Fortalecimiento del entorno de trabajo y los métodos del Consejo
- El Consejo debe seguir innovando y diversificando los instrumentos que utiliza para responder a situaciones en países específicos. El objetivo debe ser la identificación de la respuesta más eficaz a una situación dada teniendo en cuenta el valor agregado del Consejo, las necesidades de protección de las víctimas de abusos y las personas en situación de riesgo, y la importancia de la rendición de cuentas.
- El Consejo debe abordar las preocupaciones identificadas en este informe con respecto a la selectividad promoviendo:
- La creación del mandato de un relator especial sobre Afganistán.

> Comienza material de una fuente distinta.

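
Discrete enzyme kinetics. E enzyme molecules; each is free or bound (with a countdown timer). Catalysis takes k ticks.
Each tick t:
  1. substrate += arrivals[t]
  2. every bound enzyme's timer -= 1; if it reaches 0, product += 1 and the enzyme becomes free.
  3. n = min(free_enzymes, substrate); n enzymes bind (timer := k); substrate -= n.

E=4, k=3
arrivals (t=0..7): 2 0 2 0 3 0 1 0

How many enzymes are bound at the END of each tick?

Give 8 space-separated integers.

Answer: 2 2 4 2 4 3 4 2

Derivation:
t=0: arr=2 -> substrate=0 bound=2 product=0
t=1: arr=0 -> substrate=0 bound=2 product=0
t=2: arr=2 -> substrate=0 bound=4 product=0
t=3: arr=0 -> substrate=0 bound=2 product=2
t=4: arr=3 -> substrate=1 bound=4 product=2
t=5: arr=0 -> substrate=0 bound=3 product=4
t=6: arr=1 -> substrate=0 bound=4 product=4
t=7: arr=0 -> substrate=0 bound=2 product=6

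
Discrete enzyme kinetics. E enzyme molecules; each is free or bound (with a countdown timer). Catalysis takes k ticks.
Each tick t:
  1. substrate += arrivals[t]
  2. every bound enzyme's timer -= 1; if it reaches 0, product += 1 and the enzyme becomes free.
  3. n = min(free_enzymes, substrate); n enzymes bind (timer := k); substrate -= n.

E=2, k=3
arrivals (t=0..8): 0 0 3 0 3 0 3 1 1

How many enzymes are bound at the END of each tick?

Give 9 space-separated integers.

t=0: arr=0 -> substrate=0 bound=0 product=0
t=1: arr=0 -> substrate=0 bound=0 product=0
t=2: arr=3 -> substrate=1 bound=2 product=0
t=3: arr=0 -> substrate=1 bound=2 product=0
t=4: arr=3 -> substrate=4 bound=2 product=0
t=5: arr=0 -> substrate=2 bound=2 product=2
t=6: arr=3 -> substrate=5 bound=2 product=2
t=7: arr=1 -> substrate=6 bound=2 product=2
t=8: arr=1 -> substrate=5 bound=2 product=4

Answer: 0 0 2 2 2 2 2 2 2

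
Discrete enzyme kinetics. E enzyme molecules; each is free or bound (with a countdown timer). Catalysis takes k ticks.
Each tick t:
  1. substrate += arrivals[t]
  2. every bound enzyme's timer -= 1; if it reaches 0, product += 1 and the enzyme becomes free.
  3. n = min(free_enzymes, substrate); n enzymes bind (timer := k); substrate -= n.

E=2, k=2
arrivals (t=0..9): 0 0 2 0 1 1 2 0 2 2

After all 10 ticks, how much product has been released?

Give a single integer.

Answer: 6

Derivation:
t=0: arr=0 -> substrate=0 bound=0 product=0
t=1: arr=0 -> substrate=0 bound=0 product=0
t=2: arr=2 -> substrate=0 bound=2 product=0
t=3: arr=0 -> substrate=0 bound=2 product=0
t=4: arr=1 -> substrate=0 bound=1 product=2
t=5: arr=1 -> substrate=0 bound=2 product=2
t=6: arr=2 -> substrate=1 bound=2 product=3
t=7: arr=0 -> substrate=0 bound=2 product=4
t=8: arr=2 -> substrate=1 bound=2 product=5
t=9: arr=2 -> substrate=2 bound=2 product=6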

- El establecimiento de una comisión internacional independiente de investigación de las violaciones cometidas por todas las partes durante los últimos meses del conflicto armado en Sri Lanka.

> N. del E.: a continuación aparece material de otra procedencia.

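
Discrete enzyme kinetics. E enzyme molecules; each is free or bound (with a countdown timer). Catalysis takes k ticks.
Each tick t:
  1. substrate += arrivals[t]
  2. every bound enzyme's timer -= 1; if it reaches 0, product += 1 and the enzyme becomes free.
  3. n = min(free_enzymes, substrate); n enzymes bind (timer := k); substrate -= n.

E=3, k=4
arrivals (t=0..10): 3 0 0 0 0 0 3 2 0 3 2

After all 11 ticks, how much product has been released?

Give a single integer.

t=0: arr=3 -> substrate=0 bound=3 product=0
t=1: arr=0 -> substrate=0 bound=3 product=0
t=2: arr=0 -> substrate=0 bound=3 product=0
t=3: arr=0 -> substrate=0 bound=3 product=0
t=4: arr=0 -> substrate=0 bound=0 product=3
t=5: arr=0 -> substrate=0 bound=0 product=3
t=6: arr=3 -> substrate=0 bound=3 product=3
t=7: arr=2 -> substrate=2 bound=3 product=3
t=8: arr=0 -> substrate=2 bound=3 product=3
t=9: arr=3 -> substrate=5 bound=3 product=3
t=10: arr=2 -> substrate=4 bound=3 product=6

Answer: 6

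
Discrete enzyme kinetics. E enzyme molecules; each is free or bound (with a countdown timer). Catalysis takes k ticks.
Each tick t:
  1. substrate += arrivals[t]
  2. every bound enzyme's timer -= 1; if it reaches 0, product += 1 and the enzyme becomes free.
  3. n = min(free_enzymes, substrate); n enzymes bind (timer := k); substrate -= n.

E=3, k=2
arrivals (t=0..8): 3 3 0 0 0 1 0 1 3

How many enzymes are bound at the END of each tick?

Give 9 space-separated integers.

Answer: 3 3 3 3 0 1 1 1 3

Derivation:
t=0: arr=3 -> substrate=0 bound=3 product=0
t=1: arr=3 -> substrate=3 bound=3 product=0
t=2: arr=0 -> substrate=0 bound=3 product=3
t=3: arr=0 -> substrate=0 bound=3 product=3
t=4: arr=0 -> substrate=0 bound=0 product=6
t=5: arr=1 -> substrate=0 bound=1 product=6
t=6: arr=0 -> substrate=0 bound=1 product=6
t=7: arr=1 -> substrate=0 bound=1 product=7
t=8: arr=3 -> substrate=1 bound=3 product=7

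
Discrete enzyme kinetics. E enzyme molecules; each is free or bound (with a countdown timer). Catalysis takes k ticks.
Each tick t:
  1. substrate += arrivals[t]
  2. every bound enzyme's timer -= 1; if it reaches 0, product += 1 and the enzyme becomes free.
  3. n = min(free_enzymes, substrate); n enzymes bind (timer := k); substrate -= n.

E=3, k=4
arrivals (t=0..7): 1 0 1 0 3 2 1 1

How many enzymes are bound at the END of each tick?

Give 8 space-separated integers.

t=0: arr=1 -> substrate=0 bound=1 product=0
t=1: arr=0 -> substrate=0 bound=1 product=0
t=2: arr=1 -> substrate=0 bound=2 product=0
t=3: arr=0 -> substrate=0 bound=2 product=0
t=4: arr=3 -> substrate=1 bound=3 product=1
t=5: arr=2 -> substrate=3 bound=3 product=1
t=6: arr=1 -> substrate=3 bound=3 product=2
t=7: arr=1 -> substrate=4 bound=3 product=2

Answer: 1 1 2 2 3 3 3 3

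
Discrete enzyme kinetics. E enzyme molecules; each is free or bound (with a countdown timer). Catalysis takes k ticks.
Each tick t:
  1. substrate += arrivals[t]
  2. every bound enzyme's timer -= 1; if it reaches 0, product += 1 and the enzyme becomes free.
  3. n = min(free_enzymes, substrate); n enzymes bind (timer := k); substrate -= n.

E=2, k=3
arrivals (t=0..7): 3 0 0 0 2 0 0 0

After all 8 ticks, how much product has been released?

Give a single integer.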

- Una respuesta inmediata a la situación de violación de derechos humanos en Bahréin.
- El Consejo debe racionalizar el número de resoluciones que considera cada año en relación con la situación en Israel y el Territorio Palestino Ocupado, a la vez que amplía su trabajo a otras situaciones que justifican la atención del Consejo. También debe procurar asegurar que las resoluciones propuestas sobre la situación reflejen plenamente la responsabilidad de todas las partes en el conflicto, no sólo de Israel.
- Los Estados deben dejar de conceder un trato excepcional a la situación en el TPO e Israel, ya sea en forma de apoyo exclusivo o de oposición sistemática a cualquier medida del Consejo con respecto a esta situación.

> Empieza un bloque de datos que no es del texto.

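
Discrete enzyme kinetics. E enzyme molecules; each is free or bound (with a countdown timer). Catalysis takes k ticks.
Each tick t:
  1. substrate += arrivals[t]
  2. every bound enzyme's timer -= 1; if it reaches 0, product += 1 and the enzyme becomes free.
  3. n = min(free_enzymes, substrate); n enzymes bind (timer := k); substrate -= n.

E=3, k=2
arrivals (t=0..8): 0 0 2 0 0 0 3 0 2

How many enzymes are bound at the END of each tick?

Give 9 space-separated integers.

Answer: 0 0 2 2 0 0 3 3 2

Derivation:
t=0: arr=0 -> substrate=0 bound=0 product=0
t=1: arr=0 -> substrate=0 bound=0 product=0
t=2: arr=2 -> substrate=0 bound=2 product=0
t=3: arr=0 -> substrate=0 bound=2 product=0
t=4: arr=0 -> substrate=0 bound=0 product=2
t=5: arr=0 -> substrate=0 bound=0 product=2
t=6: arr=3 -> substrate=0 bound=3 product=2
t=7: arr=0 -> substrate=0 bound=3 product=2
t=8: arr=2 -> substrate=0 bound=2 product=5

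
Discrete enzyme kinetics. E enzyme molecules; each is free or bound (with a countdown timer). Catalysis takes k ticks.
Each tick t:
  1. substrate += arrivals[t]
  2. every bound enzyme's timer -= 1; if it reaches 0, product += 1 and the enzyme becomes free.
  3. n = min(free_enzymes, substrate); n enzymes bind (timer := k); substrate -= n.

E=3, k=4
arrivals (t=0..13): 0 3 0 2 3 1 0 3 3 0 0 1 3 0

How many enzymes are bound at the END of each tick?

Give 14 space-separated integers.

Answer: 0 3 3 3 3 3 3 3 3 3 3 3 3 3

Derivation:
t=0: arr=0 -> substrate=0 bound=0 product=0
t=1: arr=3 -> substrate=0 bound=3 product=0
t=2: arr=0 -> substrate=0 bound=3 product=0
t=3: arr=2 -> substrate=2 bound=3 product=0
t=4: arr=3 -> substrate=5 bound=3 product=0
t=5: arr=1 -> substrate=3 bound=3 product=3
t=6: arr=0 -> substrate=3 bound=3 product=3
t=7: arr=3 -> substrate=6 bound=3 product=3
t=8: arr=3 -> substrate=9 bound=3 product=3
t=9: arr=0 -> substrate=6 bound=3 product=6
t=10: arr=0 -> substrate=6 bound=3 product=6
t=11: arr=1 -> substrate=7 bound=3 product=6
t=12: arr=3 -> substrate=10 bound=3 product=6
t=13: arr=0 -> substrate=7 bound=3 product=9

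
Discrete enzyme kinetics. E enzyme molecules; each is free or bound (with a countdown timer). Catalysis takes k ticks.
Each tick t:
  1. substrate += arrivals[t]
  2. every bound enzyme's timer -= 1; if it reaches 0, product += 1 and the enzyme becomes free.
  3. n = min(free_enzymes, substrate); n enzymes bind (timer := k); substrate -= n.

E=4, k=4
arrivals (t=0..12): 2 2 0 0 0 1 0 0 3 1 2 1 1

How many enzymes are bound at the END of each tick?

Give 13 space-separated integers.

t=0: arr=2 -> substrate=0 bound=2 product=0
t=1: arr=2 -> substrate=0 bound=4 product=0
t=2: arr=0 -> substrate=0 bound=4 product=0
t=3: arr=0 -> substrate=0 bound=4 product=0
t=4: arr=0 -> substrate=0 bound=2 product=2
t=5: arr=1 -> substrate=0 bound=1 product=4
t=6: arr=0 -> substrate=0 bound=1 product=4
t=7: arr=0 -> substrate=0 bound=1 product=4
t=8: arr=3 -> substrate=0 bound=4 product=4
t=9: arr=1 -> substrate=0 bound=4 product=5
t=10: arr=2 -> substrate=2 bound=4 product=5
t=11: arr=1 -> substrate=3 bound=4 product=5
t=12: arr=1 -> substrate=1 bound=4 product=8

Answer: 2 4 4 4 2 1 1 1 4 4 4 4 4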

- El Consejo debe identificar medidas para poder mejorar la oferta de cooperación técnica a los Estados que estén verdaderamente dispuestos a enfrentar sus problemas de derechos humanos con la ayuda del sistema internacional.
- Para que el Consejo adopte una estrategia más cooperativa con respecto a un Estado responsable de violaciones graves o crónicas de los derechos humanos, dicho Estado debe demostrar primero un verdadero compromiso de cooperación. El Estado en cuestión debe cumplir al menos tres condiciones:
- Permitir el libre acceso de observadores independientes, incluyendo sobre el terreno, a la información sobre las supuestas violaciones.
- Reconocer la necesidad de abordar todas las denuncias de violaciones que generan preocupación en el seno del Consejo.
- Demostrar un compromiso para remediar las violaciones cometidas en el pasado y prevenir futuras violaciones mediante medidas concretas, incluso con la asistencia del Consejo.
- Los Estados deben continuar estudiando medidas que puedan mejorar la implementación eficaz del mandato del Consejo, entre ellas seguir analizando formatos innovadores como las reuniones informativas (briefings), responder a las solicitudes de intervención del Consejo por parte de organismos independientes y mejorar la cooperación con los procedimientos especiales.
- Con el fin de mejorar la calidad de la composición de los miembros del Consejo, todos los grupos regionales deben abandonar las “listas cerradas” y promover elecciones competitivas al Consejo.